Por lo general, detestaba las clases de religión del colegio, porque, generalmente, tenían que ver con arder eternamente si mirabas a un niño de soslayo, o temas similares.
Pero hay una en particular que recuerdo, aunque no recuerde a la monjita que nos dijo que cuando X virgen se había aparecido a Y niñitos, les había dicho que la cura de muchos de los males de la humanidad estaba en la vegetación con que nos ben-dice la madre naturaleza (¡ups, perdón!, regalo de Dios).

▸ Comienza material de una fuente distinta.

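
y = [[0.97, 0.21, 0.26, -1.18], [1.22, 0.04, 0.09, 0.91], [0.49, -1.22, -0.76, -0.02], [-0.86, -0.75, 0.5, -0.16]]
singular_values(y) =[1.88, 1.58, 1.45, 0.72]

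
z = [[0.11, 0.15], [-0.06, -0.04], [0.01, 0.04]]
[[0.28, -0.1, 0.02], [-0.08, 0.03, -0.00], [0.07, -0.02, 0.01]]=z @ [[0.21, -0.23, -0.08], [1.71, -0.47, 0.21]]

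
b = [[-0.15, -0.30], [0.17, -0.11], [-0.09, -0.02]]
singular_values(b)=[0.34, 0.21]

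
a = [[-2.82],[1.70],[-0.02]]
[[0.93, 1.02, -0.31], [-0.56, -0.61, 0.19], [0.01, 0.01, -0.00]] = a @ [[-0.33,  -0.36,  0.11]]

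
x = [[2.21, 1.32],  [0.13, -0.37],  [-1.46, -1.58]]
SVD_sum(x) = [[2.02, 1.57], [-0.1, -0.08], [-1.68, -1.3]] + [[0.19, -0.25],[0.23, -0.29],[0.22, -0.28]]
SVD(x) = [[-0.77, -0.52],[0.04, -0.62],[0.64, -0.59]] @ diag([3.3238248578738228, 0.6004067905845669]) @ [[-0.79, -0.61], [-0.61, 0.79]]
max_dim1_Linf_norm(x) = 2.21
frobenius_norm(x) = 3.38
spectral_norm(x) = 3.32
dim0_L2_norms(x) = [2.65, 2.09]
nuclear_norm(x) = 3.92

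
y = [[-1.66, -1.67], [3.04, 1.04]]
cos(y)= [[2.3,-0.83], [1.52,3.64]]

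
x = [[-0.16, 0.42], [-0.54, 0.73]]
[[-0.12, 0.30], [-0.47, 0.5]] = x @ [[0.96, 0.07], [0.07, 0.73]]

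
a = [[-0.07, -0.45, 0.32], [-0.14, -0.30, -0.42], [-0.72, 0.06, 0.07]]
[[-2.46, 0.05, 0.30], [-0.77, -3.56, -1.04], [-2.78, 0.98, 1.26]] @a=[[-0.05, 1.11, -0.79], [1.3, 1.35, 1.18], [-0.85, 1.03, -1.21]]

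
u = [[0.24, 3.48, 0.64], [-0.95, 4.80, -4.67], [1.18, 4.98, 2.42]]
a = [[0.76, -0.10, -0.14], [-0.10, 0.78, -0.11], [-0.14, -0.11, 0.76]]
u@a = [[-0.26,  2.62,  0.07],[-0.55,  4.35,  -3.94],[0.06,  3.5,  1.13]]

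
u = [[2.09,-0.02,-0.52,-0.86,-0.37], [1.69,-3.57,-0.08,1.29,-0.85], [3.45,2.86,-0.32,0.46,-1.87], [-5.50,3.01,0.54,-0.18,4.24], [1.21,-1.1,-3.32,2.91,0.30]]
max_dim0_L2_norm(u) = 7.13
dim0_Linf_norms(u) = [5.5, 3.57, 3.32, 2.91, 4.24]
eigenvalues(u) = [(-5.76+0j), (4.97+0j), (-3.23+0j), (1.17+1j), (1.17-1j)]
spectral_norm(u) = 8.98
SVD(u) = [[-0.2, 0.18, 0.0, 0.88, -0.40], [-0.35, -0.50, -0.2, -0.3, -0.7], [-0.3, 0.71, 0.41, -0.36, -0.33], [0.83, -0.05, 0.30, -0.02, -0.46], [-0.24, -0.46, 0.84, 0.11, 0.15]] @ diag([8.978720657787742, 5.168810059499661, 4.168654586863194, 1.3711575138569396, 0.8227538671127034]) @ [[-0.77, 0.35, 0.16, -0.14, 0.49], [0.33, 0.81, 0.23, -0.35, -0.25], [0.11, 0.45, -0.66, 0.55, 0.22], [0.23, -0.12, -0.51, -0.71, 0.41], [-0.49, 0.03, -0.48, -0.22, -0.69]]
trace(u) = -1.68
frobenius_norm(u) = 11.28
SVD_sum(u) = [[1.35, -0.62, -0.29, 0.25, -0.86], [2.44, -1.12, -0.52, 0.45, -1.55], [2.05, -0.94, -0.43, 0.37, -1.3], [-5.74, 2.65, 1.21, -1.05, 3.65], [1.63, -0.75, -0.34, 0.3, -1.04]] + [[0.31, 0.76, 0.22, -0.32, -0.24], [-0.84, -2.10, -0.61, 0.9, 0.65], [1.20, 2.98, 0.86, -1.28, -0.93], [-0.08, -0.19, -0.06, 0.08, 0.06], [-0.77, -1.91, -0.55, 0.82, 0.59]] + [[0.0, 0.0, -0.0, 0.00, 0.00], [-0.09, -0.38, 0.56, -0.47, -0.19], [0.19, 0.78, -1.13, 0.95, 0.38], [0.13, 0.56, -0.81, 0.69, 0.27], [0.38, 1.57, -2.29, 1.93, 0.77]] + [[0.28,-0.15,-0.61,-0.85,0.5], [-0.09,0.05,0.21,0.29,-0.17], [-0.11,0.06,0.25,0.35,-0.2], [-0.01,0.00,0.01,0.02,-0.01], [0.03,-0.02,-0.08,-0.11,0.06]] + [[0.16, -0.01, 0.16, 0.07, 0.23], [0.28, -0.02, 0.28, 0.13, 0.4], [0.13, -0.01, 0.13, 0.06, 0.19], [0.19, -0.01, 0.18, 0.08, 0.26], [-0.06, 0.0, -0.06, -0.03, -0.09]]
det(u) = 218.25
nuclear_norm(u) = 20.51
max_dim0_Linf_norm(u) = 5.5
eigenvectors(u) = [[(0.06+0j), (-0.23+0j), (-0.1+0j), (-0.47+0.05j), (-0.47-0.05j)], [(-0.6+0j), 0.00+0.00j, 0.57+0.00j, -0.05+0.11j, -0.05-0.11j], [(0.08+0j), (-0.3+0j), (-0.7+0j), -0.08+0.46j, (-0.08-0.46j)], [0.68+0.00j, 0.71+0.00j, -0.04+0.00j, -0.11+0.31j, -0.11-0.31j], [-0.40+0.00j, (0.59+0j), -0.42+0.00j, (-0.67+0j), -0.67-0.00j]]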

En esta vuelta por tierras altas, me han ofrecido un té de una cosa que se llama “orozul” porque traía una tos de perro. Simplemente, mi anfitriona se fue al patio y volvió con una ramita con unas florecillas blanquitas, minúsculas, la lavó, la metió en una taza y le echó agua hirviendo encima.
Cuando me vieron alcanzar el azúcar, surgió un rugido colectivo: ¡Noooooooooo! ¡Pruébalo primero! Wao. Triple wao. Era una cosa dulce, deliciosa.
Después me dieron a morder una de las florecitas, no más grande que una lenteja, y sentí como si me hubiera tragado cuatro sobres de Splenda.
Pero a diferencia de los edulcorantes artificiales –comenzando con la sacarina y el subsiguiente Sweet-n-Low, y el resto del hit parade que nos regalaron las multinacionales a lo largo del siglo XX, ésta es enteramente natural.
Se trata del orozul (Stevia rebaudiana bertoni), conocido también como hierba dulce, y es un género de unas 240 especies de la familia de las asteráceas, originarias de Paraguay pero que crecen por toda Centro y Sur América.